Dans ce poignant témoignage, j’ai retrouvé quelques expériences que j’ai personnellement connues : la jungle des financements publics qui semblent aussi inextricable en Belgique qu’en France qu’au sein des méandres des institutions européennes. « Les financements publics sont d’ailleurs très contraignants, ils requièrent énormément d’énergie pour les tâches administratives au détriment du travail sur le terrain ». Je confirme. Je me suis aussi souvenu que, quand j’étais investi dans la gestion du sport, une grande compagnie nationale avait, pour son mécénat, décidé d’investir dans ce qui appartient à chacun d’entre nous : le geste et la parole. Elle avait recherché des activités qui exprimaient la quintessence de ces deux attributs humains, elle avait choisi la gymnastique pour l’épure du geste (elle aurait pu choisir la danse) et le chant pour la parole. Zam aurait pu répondre à ces attentes.

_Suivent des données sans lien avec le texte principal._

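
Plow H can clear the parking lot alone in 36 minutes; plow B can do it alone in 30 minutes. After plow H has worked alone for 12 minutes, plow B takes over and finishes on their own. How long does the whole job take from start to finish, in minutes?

In 12 minutes plow H does 12/36 = 1/3 of the job, leaving 2/3.
Plow B works at 1/30 per minute, so finishing takes 2/3 ÷ 1/30 = 20 minutes.
Total time = 12 + 20 = 32 minutes.

32 minutes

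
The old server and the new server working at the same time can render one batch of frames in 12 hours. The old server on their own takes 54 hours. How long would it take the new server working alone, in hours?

108/7 hours

Combined rate is 1/12 per hour.
Known contribution: 1/54 per hour.
So the new server's rate is 1/12 − 1/54 = 7/108, meaning 108/7 hours alone.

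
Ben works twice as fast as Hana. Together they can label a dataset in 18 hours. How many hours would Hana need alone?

Let Hana's rate be r; then Ben's rate is 2r, so together (2 + 1)r = 3r = 1/18.
Thus r = 1/54 per hour.
Hana alone: 54 hours; Ben alone: 27 hours.

54 hours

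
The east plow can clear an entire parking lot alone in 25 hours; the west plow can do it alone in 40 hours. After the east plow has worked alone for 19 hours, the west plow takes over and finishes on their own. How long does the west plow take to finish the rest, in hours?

48/5 hours

In 19 hours the east plow does 19/25 of the job, leaving 6/25.
The west plow works at 1/40 per hour, so finishing takes 6/25 ÷ 1/40 = 48/5 hours.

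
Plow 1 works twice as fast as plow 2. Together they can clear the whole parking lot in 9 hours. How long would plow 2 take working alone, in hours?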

Zam a transcendé son art par la spiritualité qu’il y intègre et avec l’humanité qu’il y insuffle éclairant ainsi la citation Ellen Degeneres que la préfacière, la députée européenne, Maria Arena, a placé en exergue de son texte : : « Il est temps que nous aimions les gens pour ce qu’ils sont et qu’ils aiment qui ils veulent ».